一瞬沈黙になり、招かざる者からの電話なのだと、ありありと感じた。

「あの……。もしもし……」
「杏樹の元御主人様ですね。今更杏樹に何のご用がお有りでしょうか?」

 完全に自分に対して不快感を抱いているのを感じた。

「いえ……。今でも夫です。事故の後遺症で、不覚にも妻の事を忘れてしまって、本当に酷い態度を取ってしまったと深く反省している所です。今は妻の事も思い出して、戻って来て欲しいと願ってます。ですから……」
「杏樹から大体の話しは聞いてますけど……。事故の後遺症で、お気の毒な不可抗力な出来事だったという事も理解出来なくもありませんが……。もう、杏樹が可哀想で……」

 低いトーンの声で、心の内に怒りを秘めてるようなそんな雰囲気漂う返答だ。自分が悪い事は十分分っている。何とか杏樹に代わってもらえないかと、相手のご機嫌を損ねないように必死の智弘。

「もう、本当に深く反省してます。その事も謝りたいし、お願いです、杏樹に代わってもらえませんか?」
「御主人。
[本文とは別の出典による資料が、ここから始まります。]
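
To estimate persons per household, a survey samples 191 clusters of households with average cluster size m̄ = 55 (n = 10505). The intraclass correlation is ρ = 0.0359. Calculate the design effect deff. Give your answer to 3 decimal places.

deff = 1 + (55 − 1)·0.0359 = 1 + 1.9386 = 2.9386.

2.939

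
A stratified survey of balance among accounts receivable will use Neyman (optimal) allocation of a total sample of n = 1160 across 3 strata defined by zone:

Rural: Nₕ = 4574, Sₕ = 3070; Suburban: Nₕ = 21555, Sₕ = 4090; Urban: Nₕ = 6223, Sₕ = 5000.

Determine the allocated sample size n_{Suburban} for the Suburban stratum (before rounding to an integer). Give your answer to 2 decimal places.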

杏樹は今ここにいません」

 ズバリ! といないと言われて、智弘は唖然とする気持ちと落胆と不安な気持ちが交差した。

「えっ?そちらにお世話になってるのではないのですか?」
「確かに、彼女にコテージを一件貸しましたが、いまは体調を崩して病院にいます」

 入院と聞いて更に不安な気持ちが大きく膨らむ。杏樹に何があったんだ!!

「えっ?どこが悪いのですか?」
「御主人。本当に何も分かってないのですね。もしかして杏樹が妊娠している事もご存知ないのですか?」
「ええっ?」

 妊娠と聞いて、心が張り裂けるような気持ちになった。杏樹は一人で抱え込んでさぞかし心細い思いをしただろう……。

「本当に全く……。ご自分のお子さんが危険な事も知らないなんて!!杏樹は切迫流産で流産しかかって、近所の病院に入院してますから!!」
「えええっ!!」

 妻が妊娠している事も、初めての我が子が危険な状態な事も……。何もかも知らず……。本当に不甲斐ない夫だ。自分を思いきりぶん殴ってやりたい心境になった。兎に角杏樹に会いたい!!